The 613 franchises buy the aids for $385 each and sell them for $565 each. They also charge for their services of exams, fittings, adjustments and other hearing issues that benefit their customers.  The revenue of each franchise (assuming it sells 916 aids to 458 customers over one year along with services) is $451,180. The lead audiologist makes $120,000 per year plus $14,425 in retirement and medical benefits.  The salaries of the staff total $270,476.  After the common expenses of rent, equipment purchase/repair, advertising, salaries, payroll taxes, and benefits, the franchise has $11,111 for reinvestment and profits.  This may be on the lean side.  Let’s look at the statement for a NEWCO where the customer gets services and aids for half the price charged in private practice.

The Half Price Column
In this case corporate sells the aids for $600 each and even after paying significantly higher salaries, corporate now has $140M available for unallocated expenses including reinvestment and distributions to owners (stakeholders).

The Franchise pays $600 for the aid and sells it for $1,375 as well as charges for its services. In this case the lead audiologist gets $282,515 in salary and $32,902 in retirement and health benefits.  The rest of the staff gets more as well. The expenses allowed higher rent, equipment costs, and advertising charges and still has unallocated expenses of $26,912. The salaries are on the cushy side.

The Full Price Column
The profits and salaries are outrageously high.

The Status Quo Column
The buyer’s group purchases hearing aids for $350 each and sells them to the private practice for $1000 each.  The revenue for the buyer’s group is $364M and has unallocated expenses of $352M for reinvestment and distribution to stakeholders. One may argue that the buyer’s group cannot negotiate as well as the VA even though they are buying the same volume under the similar distribution rules. Even if the buyer’s group paid $700/aid their net revenue would be $168M. This would cover expenses with a lot leftover for the stakeholders.
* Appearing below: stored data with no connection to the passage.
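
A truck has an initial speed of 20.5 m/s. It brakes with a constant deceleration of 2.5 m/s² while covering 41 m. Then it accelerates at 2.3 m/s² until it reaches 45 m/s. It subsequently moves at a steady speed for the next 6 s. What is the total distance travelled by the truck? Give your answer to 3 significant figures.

704 m

Phase 1 (decelerating): v₀ = 20.5 m/s, a = -2.5 m/s².
v² = v₀² + 2aΔx = 20.5² + 2·-2.5·41 = 215 → v = 14.7 m/s
t = (v − v₀)/a = (14.7 − 20.5)/-2.5 = 2.33 s

Phase 2 (accelerating): v₀ = 14.7 m/s, a = 2.3 m/s².
v = v₀ + at → t = (45 − 14.7) / 2.3 = 13.2 s
v² = v₀² + 2aΔx → Δx = (45² − 14.7²)/(2·2.3) = 393 m

Phase 3 (constant speed): v₀ = 45.0 m/s, a = 0 m/s².
v = v₀ + at = 45.0 + (0)(6) = 45.0 m/s
Δx = v₀t + ½at² = 45.0·6 + 0.5·0·6² = 270 m
Total distance = 41.0 + 393 + 270 = 704 m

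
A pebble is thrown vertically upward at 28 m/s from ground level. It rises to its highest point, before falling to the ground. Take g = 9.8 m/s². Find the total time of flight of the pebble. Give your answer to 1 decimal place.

Phase 1 (rising): v₀ = 28.0 m/s, a = -9.8 m/s².
v = v₀ + at → t = (0 − 28.0) / -9.8 = 2.86 s
v² = v₀² + 2aΔx → Δx = (0² − 28.0²)/(2·-9.8) = 40.0 m

Phase 2 (falling): v₀ = 0 m/s, a = -9.8 m/s².
Falls 40.0 m from rest: t = √(2·40.0/9.8) = 2.86 s; v = g·t = 28.0 m/s.
Total time = 2.86 + 2.86 = 5.71 s

5.7 s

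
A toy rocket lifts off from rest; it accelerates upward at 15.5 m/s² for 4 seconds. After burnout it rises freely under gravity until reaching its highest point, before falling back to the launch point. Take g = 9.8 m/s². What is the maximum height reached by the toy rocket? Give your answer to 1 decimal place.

320.1 m

Phase 1 (powered ascent): v₀ = 0 m/s, a = 15.5 m/s².
v = v₀ + at = 0 + (15.5)(4) = 62.0 m/s
Δx = v₀t + ½at² = 0·4 + 0.5·15.5·4² = 124 m

Phase 2 (coasting upward): v₀ = 62.0 m/s, a = -9.8 m/s².
v = v₀ + at → t = (0 − 62.0) / -9.8 = 6.33 s
v² = v₀² + 2aΔx → Δx = (0² − 62.0²)/(2·-9.8) = 196 m
Maximum height = 124 + 196 = 320 m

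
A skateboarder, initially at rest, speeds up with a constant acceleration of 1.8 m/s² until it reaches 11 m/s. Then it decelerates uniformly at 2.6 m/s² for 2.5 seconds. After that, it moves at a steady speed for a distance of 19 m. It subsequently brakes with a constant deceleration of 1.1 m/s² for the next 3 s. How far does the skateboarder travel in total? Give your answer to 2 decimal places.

80.54 m

Phase 1 (accelerating): v₀ = 0 m/s, a = 1.8 m/s².
v = v₀ + at → t = (11 − 0) / 1.8 = 6.11 s
v² = v₀² + 2aΔx → Δx = (11² − 0²)/(2·1.8) = 33.6 m

Phase 2 (decelerating): v₀ = 11.0 m/s, a = -2.6 m/s².
v = v₀ + at = 11.0 + (-2.6)(2.5) = 4.50 m/s
Δx = v₀t + ½at² = 11.0·2.5 + 0.5·-2.6·2.5² = 19.4 m

Phase 3 (constant speed): v₀ = 4.50 m/s, a = 0 m/s².
Constant speed: t = d/v = 19/4.50 = 4.22 s

Phase 4 (decelerating): v₀ = 4.50 m/s, a = -1.1 m/s².
v = v₀ + at = 4.50 + (-1.1)(3) = 1.20 m/s
Δx = v₀t + ½at² = 4.50·3 + 0.5·-1.1·3² = 8.55 m
Total distance = 33.6 + 19.4 + 19.0 + 8.55 = 80.5 m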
The private practice pays $1000 for an aid and sells it for $3150.  No additional charge for services.  If a private practice of two audiologists and support staff sold to 458 customers a year (The NEWCO number of customers/franchise), the two Status Quo audiologists would have to each work 6.1 hours/day and each make $706,000 per year including benefits. They don’t attract that many customers.  In this analysis we assume 1870 practices each selling 300 aids/year (150 customers) and the salary of the lead audiologist to be $179,000.  It is interesting to note that in this case a practice with two audiologists selling 300 aids per year only requires 2 hours/day for each audiologist.
  
Conclusion
The NEWCO salaries and profits are ample when selling premium aids and full service to consumers with retail costs between 25% and 50% of the Status Quo offerings.  The existing dispensing system burdens those who wear hearing aids and adds further deterrence to 75-80% of those needing aids from purchasing them.   The excessive cost is magnified by the fact that aids last only 4-5 years.